Measuring the aerosol evolution from MSRs is important for monitoring the off-gas system of the reactor and is particularly important for detecting off-normal conditions. In a molten salt reactor (MSR) accident scenario, an aerosol release would be a major factor in the source term. This aerosol stream would likely be generated from a breach in the cover gas system, which causes particles produced from fission itself to escape, or from a salt spill that produces aerosols through splashing and secondary reactions. The particle size of the produced aerosols is anticipated to vary greatly and range from 0.01 to 10 µm. The transport of these aerosols would be dependent on the particle size. A better understanding of aerosol generation, size, and monitoring methods are needed to inform estimation and mitigation of potential aerosolized source terms from MSRs. While salt spill experiments are being performed at Argonne National Laboratory, the development of aerosol characterization and monitoring methods are being developed at Oak Ridge National Laboratory. To generate prototypic aerosols for use in testing monitoring instruments and mitigation methods, a surrogate aerosol stream was produced with a Collison nebulizer, and the particle size distributions were measured with a cascade impactor.

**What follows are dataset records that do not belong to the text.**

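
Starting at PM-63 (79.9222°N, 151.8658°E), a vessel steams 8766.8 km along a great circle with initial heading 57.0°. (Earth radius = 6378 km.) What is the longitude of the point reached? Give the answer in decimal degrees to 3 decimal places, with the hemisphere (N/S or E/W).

δ = d/R = 8766.8/6378 = 1.374537 rad
φ₂ = arcsin(sin φ₁ cos δ + cos φ₁ sin δ cos θ)
   = arcsin(0.98457·0.19500 + 0.17499·0.98080·0.54464) = 16.58676°
λ₂ = λ₁ + atan2(sin θ sin δ cos φ₁, cos δ − sin φ₁ sin φ₂) = -87.25877°

87.259°W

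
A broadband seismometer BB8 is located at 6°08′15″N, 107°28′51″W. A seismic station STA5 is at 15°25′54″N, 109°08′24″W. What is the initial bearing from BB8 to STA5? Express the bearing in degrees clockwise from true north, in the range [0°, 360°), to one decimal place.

BB8: φ = +6.13750°, λ = -107.48083°
STA5: φ = +15.43167°, λ = -109.14000°
Δλ = -1.6592°
y = sin Δλ · cos φ₂ = -0.027910
x = cos φ₁ sin φ₂ − sin φ₁ cos φ₂ cos Δλ = 0.161547
θ = atan2(y, x) = -9.8021° → 350.1979° (mod 360°)

350.2°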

The results demonstrated that by changing the nebulizer pressure, the aerosol particle size distribution can be adjusted to best match the region of interest for experiments with higher pressures, driving the particle size down. However, nearly all aerosols formed exceeded 1 µm in diameter, providing a lower bound for the surrogate aerosol stream. In addition to verifying the applicability of this surrogate aerosol stream, this work has shown that a laser induced breakdown spectroscopy monitoring system that is under development is resilient to changes in particle sizes, increasing its robustness for off-gas monitoring.